Pour montrer qu’une grande partie de la société est constituée de salariés et que des droits sont associés à ce statut, Robert Castel parle de société salariale.

-l’augmentation et l’allongement du chômage augmente le risque d’exclusion sociale (augmentation de la durée et existence d’un noyau dur) Le chômage engendre une baisse des revenus et donc une moindre possibilité de participer à la société de consommation : à long terme le chômage peut engendrer une perte de logement, de droits sociaux et une rupture avec le reste de la société, un isolement social (par exemple, on a moins d’amis, pas les mêmes horaires que les autres, les chômeurs connaissent plus souvent le divorce,…)

-la précarité (situation d’emploi instable regroupant les CDD, l’intérim, les stages, les emplois aidés) et la flexibilité affaiblissent le lien social car elles entraînent une moindre reconnaissance sociale (emplois précaires, changeants, sentiment d’être interchangeable), des revenus plus faibles, des droits sociaux inférieurs,…Ceci touche en particulier les jeunes (cf crise des banlieues : revendication d’une meilleure reconnaissance qui passe par le travail)
Les allers et retours entre travail et emploi, notamment chez les jeunes peuvent les priver de la possibilité  de louer un logement, ne laissent pas le temps d’acquérir une expérience professionnelle suffisante et reconnue, donnant une identité professionnelle. Dans ces conditions, le travail n’est guère facteur d’intégration sociale.

-Aujourd’hui, le travail ne met plus non plus à l’abri de la pauvreté : environ 2 millions de personnes qui travaillent en France aujourd’hui ont un revenu inférieur à 60% du niveau de vie médian. Or la pauvreté est aussi un facteur d’exclusion sociale
CONCLUSION : La place du travail, valeur centrale pour les occidentaux du 20° siècle se trouve ainsi modifiée. Aujourd’hui, dans les enquêtes d’opinion, la réussite professionnelle et familiale sont souvent mis sur un pied d’égalité par les hommes et les femmes. (J.Rifkin : la fin du travail) La montée de l’individualisme a augmenté l’importance de la place de l’épanouissement personnel dans la hiérarchie des valeurs, cela ne signifie pas pour autant que le travail ait disparu des valeurs.

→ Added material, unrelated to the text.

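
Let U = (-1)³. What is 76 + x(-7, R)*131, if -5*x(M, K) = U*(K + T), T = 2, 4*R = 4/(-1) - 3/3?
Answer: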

Par contre, l’individu a aujourd’hui plus tendance à donner de l’importance à l’épanouissement personnel qu’il trouve dans son travail qu’à l’utilité sociale de son emploi. Ainsi, plus l’écart est grand entre le travail tel qu’il est vécu et la représentation qu’a l’individu d’un travail épanouissant, moins le travail jouera sa fonction d’intégration sociale (risque de déclassement professionnel et social) Le travail ne serait alors qu’un vecteur parmi d’autres du lien social.